Человек наделал мерзостей, его отдают в судебную лечебницу, и дежурный врач приговаривает его к двум ложкам рицинового масла, к овсяному супу на неделю или, в важном случае, к ссылке месяца на три в Карлсбад. Осужденный протестует, дело идет в кассационный медицинский совет, и он смягчает Карлсбад на Виши.
— Смейтесь, сколько хотите, а что же, лучше, что ли, запирать в Мазас, посылать в Кайенну и вместо рицинового масла прописывать денежные штрафы? Но до пришествия царства врачебного далеко, а лечить приходится беспрерывно, и я на долгой практике испытал, что знай себе как хочешь терапию, без — как бы это сказать — без своего рода философии…
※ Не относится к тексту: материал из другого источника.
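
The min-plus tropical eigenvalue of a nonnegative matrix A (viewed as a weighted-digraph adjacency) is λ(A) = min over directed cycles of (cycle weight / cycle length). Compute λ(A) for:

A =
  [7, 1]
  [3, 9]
λ(A) = 2

Enumerate directed cycles and compute their means (weight / length). Sample:
  cycle 0 → 0: weight = 7, length = 1, mean = 7/1 ≈ 7.000
  cycle 1 → 1: weight = 9, length = 1, mean = 9/1 ≈ 9.000
  cycle 0 → 1 → 0: weight = 4, length = 2, mean = 4/2 ≈ 2.000
  cycle 1 → 0 → 1: weight = 4, length = 2, mean = 4/2 ≈ 2.000
Minimum mean = 2.000, attained e.g. along the cycle 0 → 1 → 0 with weight 4 and length 2. So λ(A) = 4/2 = 2.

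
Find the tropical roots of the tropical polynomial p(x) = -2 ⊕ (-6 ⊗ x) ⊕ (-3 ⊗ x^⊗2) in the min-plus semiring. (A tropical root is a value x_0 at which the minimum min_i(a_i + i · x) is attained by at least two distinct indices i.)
Roots: {-3, 4}

Each tropical root is a break point of the lower envelope of the lines y = a_i + i · x (there are 3 lines, with slopes 0, 1, ..., 2). Only the lines that attain the minimum somewhere contribute to roots; other lines are dominated. Here the surviving (envelope) indices are i = 2, i = 1, i = 0.
Intersections between consecutive envelope lines give the roots: for adjacent envelope indices i < j the intersection is x = (a_i − a_j) / (j − i). Reading off the sorted break points: {-3, 4}.
Verification: at each break x_0, at least two indices attain the minimum of min_i(a_i + i · x_0).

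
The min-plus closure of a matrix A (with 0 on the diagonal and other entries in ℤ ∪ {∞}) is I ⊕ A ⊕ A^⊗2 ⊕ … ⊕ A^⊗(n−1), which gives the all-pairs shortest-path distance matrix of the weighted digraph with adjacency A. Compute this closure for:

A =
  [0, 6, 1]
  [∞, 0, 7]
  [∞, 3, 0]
Closure =
  [0, 4, 1]
  [∞, 0, 7]
  [∞, 3, 0]

This is the Floyd-Warshall all-pairs shortest-path computation. For each intermediate vertex k = 0, 1, …, 2, update dist[i][j] ← min(dist[i][j], dist[i][k] + dist[k][j]). The final matrix gives, for each (i, j), the minimum total weight of any directed path from i to j (possibly empty when i = j).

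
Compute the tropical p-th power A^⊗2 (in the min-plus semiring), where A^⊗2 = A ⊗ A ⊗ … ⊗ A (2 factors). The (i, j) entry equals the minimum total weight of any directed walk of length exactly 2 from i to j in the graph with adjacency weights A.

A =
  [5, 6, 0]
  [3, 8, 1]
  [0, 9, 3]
A^⊗2 =
  [0, 9, 3]
  [1, 9, 3]
  [3, 6, 0]

Each entry (A^⊗2)_ij equals the minimum over all length-2 walks i = v_0 → v_1 → … → v_2 = j of Σ_t A[v_t][v_{t+1}]. For example, for (i, j) = (0, 2) we minimise over 3 possible intermediate vertex sequences; the minimum is 3, attained along the walk 0 → 2 → 2.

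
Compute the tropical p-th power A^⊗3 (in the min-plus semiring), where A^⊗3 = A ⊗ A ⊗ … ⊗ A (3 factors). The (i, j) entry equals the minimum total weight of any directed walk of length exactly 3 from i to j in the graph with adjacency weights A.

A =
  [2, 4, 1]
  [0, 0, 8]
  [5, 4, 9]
A^⊗3 =
  [4, 4, 5]
  [0, 0, 1]
  [4, 4, 5]

Each entry (A^⊗3)_ij equals the minimum over all length-3 walks i = v_0 → v_1 → … → v_3 = j of Σ_t A[v_t][v_{t+1}]. For example, for (i, j) = (0, 2) we minimise over 9 possible intermediate vertex sequences; the minimum is 5, attained along the walk 0 → 0 → 0 → 2.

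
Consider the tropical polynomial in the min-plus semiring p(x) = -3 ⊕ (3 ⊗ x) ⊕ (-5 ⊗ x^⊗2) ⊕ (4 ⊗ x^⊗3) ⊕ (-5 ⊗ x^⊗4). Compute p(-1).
p(-1) = -9

A tropical monomial a ⊗ x^⊗i evaluates to a + i · x. Evaluating each term at x = -1:
  Term 0 contributes -3 + 0 · -1 = -3
  Term 1 contributes 3 + 1 · -1 = 2
  Term 2 contributes -5 + 2 · -1 = -7
  Term 3 contributes 4 + 3 · -1 = 1
  Term 4 contributes -5 + 4 · -1 = -9
p(-1) = ⊕ of these = min[-3, 2, -7, 1, -9] = -9.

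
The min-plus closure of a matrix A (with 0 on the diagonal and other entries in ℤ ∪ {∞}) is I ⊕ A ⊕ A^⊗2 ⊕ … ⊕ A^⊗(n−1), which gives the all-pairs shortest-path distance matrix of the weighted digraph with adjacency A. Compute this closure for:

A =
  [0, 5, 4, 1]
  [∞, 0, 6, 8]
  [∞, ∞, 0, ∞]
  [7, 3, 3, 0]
Closure =
  [0, 4, 4, 1]
  [15, 0, 6, 8]
  [∞, ∞, 0, ∞]
  [7, 3, 3, 0]

This is the Floyd-Warshall all-pairs shortest-path computation. For each intermediate vertex k = 0, 1, …, 3, update dist[i][j] ← min(dist[i][j], dist[i][k] + dist[k][j]). The final matrix gives, for each (i, j), the minimum total weight of any directed path from i to j (possibly empty when i = j).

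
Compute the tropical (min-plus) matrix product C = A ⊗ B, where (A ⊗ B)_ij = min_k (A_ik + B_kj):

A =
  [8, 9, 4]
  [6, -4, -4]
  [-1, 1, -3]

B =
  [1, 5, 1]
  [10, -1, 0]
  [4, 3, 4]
A ⊗ B =
  [8, 7, 8]
  [0, -5, -4]
  [0, 0, 0]

Apply the min-plus product entry-by-entry:
  C[0][0] = min over k of (A[0][0] + B[0][0] = 8 + 1 = 9, A[0][1] + B[1][0] = 9 + 10 = 19, A[0][2] + B[2][0] = 4 + 4 = 8) = 8 (attained at k = 2)
  C[0][1] = min over k of (A[0][0] + B[0][1] = 8 + 5 = 13, A[0][1] + B[1][1] = 9 + -1 = 8, A[0][2] + B[2][1] = 4 + 3 = 7) = 7 (attained at k = 2)
  C[0][2] = min over k of (A[0][0] + B[0][2] = 8 + 1 = 9, A[0][1] + B[1][2] = 9 + 0 = 9, A[0][2] + B[2][2] = 4 + 4 = 8) = 8 (attained at k = 2)
  C[1][0] = min over k of (A[1][0] + B[0][0] = 6 + 1 = 7, A[1][1] + B[1][0] = -4 + 10 = 6, A[1][2] + B[2][0] = -4 + 4 = 0) = 0 (attained at k = 2)
  C[1][1] = min over k of (A[1][0] + B[0][1] = 6 + 5 = 11, A[1][1] + B[1][1] = -4 + -1 = -5, A[1][2] + B[2][1] = -4 + 3 = -1) = -5 (attained at k = 1)
  C[1][2] = min over k of (A[1][0] + B[0][2] = 6 + 1 = 7, A[1][1] + B[1][2] = -4 + 0 = -4, A[1][2] + B[2][2] = -4 + 4 = 0) = -4 (attained at k = 1)
  C[2][0] = min over k of (A[2][0] + B[0][0] = -1 + 1 = 0, A[2][1] + B[1][0] = 1 + 10 = 11, A[2][2] + B[2][0] = -3 + 4 = 1) = 0 (attained at k = 0)
  C[2][1] = min over k of (A[2][0] + B[0][1] = -1 + 5 = 4, A[2][1] + B[1][1] = 1 + -1 = 0, A[2][2] + B[2][1] = -3 + 3 = 0) = 0 (attained at k = 1)
  C[2][2] = min over k of (A[2][0] + B[0][2] = -1 + 1 = 0, A[2][1] + B[1][2] = 1 + 0 = 1, A[2][2] + B[2][2] = -3 + 4 = 1) = 0 (attained at k = 0)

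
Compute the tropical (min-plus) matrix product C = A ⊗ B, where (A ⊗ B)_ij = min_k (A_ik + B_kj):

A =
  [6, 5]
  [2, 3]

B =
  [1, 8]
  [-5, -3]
A ⊗ B =
  [0, 2]
  [-2, 0]

Apply the min-plus product entry-by-entry:
  C[0][0] = min over k of (A[0][0] + B[0][0] = 6 + 1 = 7, A[0][1] + B[1][0] = 5 + -5 = 0) = 0 (attained at k = 1)
  C[0][1] = min over k of (A[0][0] + B[0][1] = 6 + 8 = 14, A[0][1] + B[1][1] = 5 + -3 = 2) = 2 (attained at k = 1)
  C[1][0] = min over k of (A[1][0] + B[0][0] = 2 + 1 = 3, A[1][1] + B[1][0] = 3 + -5 = -2) = -2 (attained at k = 1)
  C[1][1] = min over k of (A[1][0] + B[0][1] = 2 + 8 = 10, A[1][1] + B[1][1] = 3 + -3 = 0) = 0 (attained at k = 1)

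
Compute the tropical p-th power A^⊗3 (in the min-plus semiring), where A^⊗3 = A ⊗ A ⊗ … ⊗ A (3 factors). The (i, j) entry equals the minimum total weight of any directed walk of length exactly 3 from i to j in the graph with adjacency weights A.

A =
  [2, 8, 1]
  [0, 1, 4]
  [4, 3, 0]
A^⊗3 =
  [4, 4, 1]
  [2, 3, 1]
  [3, 3, 0]

Each entry (A^⊗3)_ij equals the minimum over all length-3 walks i = v_0 → v_1 → … → v_3 = j of Σ_t A[v_t][v_{t+1}]. For example, for (i, j) = (0, 2) we minimise over 9 possible intermediate vertex sequences; the minimum is 1, attained along the walk 0 → 2 → 2 → 2.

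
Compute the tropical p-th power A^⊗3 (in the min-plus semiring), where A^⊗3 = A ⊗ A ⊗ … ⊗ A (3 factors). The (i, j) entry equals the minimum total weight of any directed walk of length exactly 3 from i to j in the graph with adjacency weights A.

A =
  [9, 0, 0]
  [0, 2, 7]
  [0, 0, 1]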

— У вас она есть, доктор, это я еще в вагоне заметил, и преоригинальная
— Худа ли, хороша ли, но я не нахожу надобности менять ее.
— Как же вы дошли до нее?
— Это длинная песня.
— Да ведь времени довольно до второго стакана.
— Вы подметили, что я люблю поболтать, в эксплу-а гируете меня.
— Лучше же болтать, чем играть целое утро и целый вечер в домино, как наши соседи.
— Эге, так вы еще не освободились от порицаний и пересуд безразличных действий людских. Не играй они в домино, что же бы они делали? Жизнь дала им много досуга и мало содержания, надобно чем-нибудь заткнуть время утром до обеда, вечером до постели. Моя философия все принимает.
— Даже алжирское людоедство?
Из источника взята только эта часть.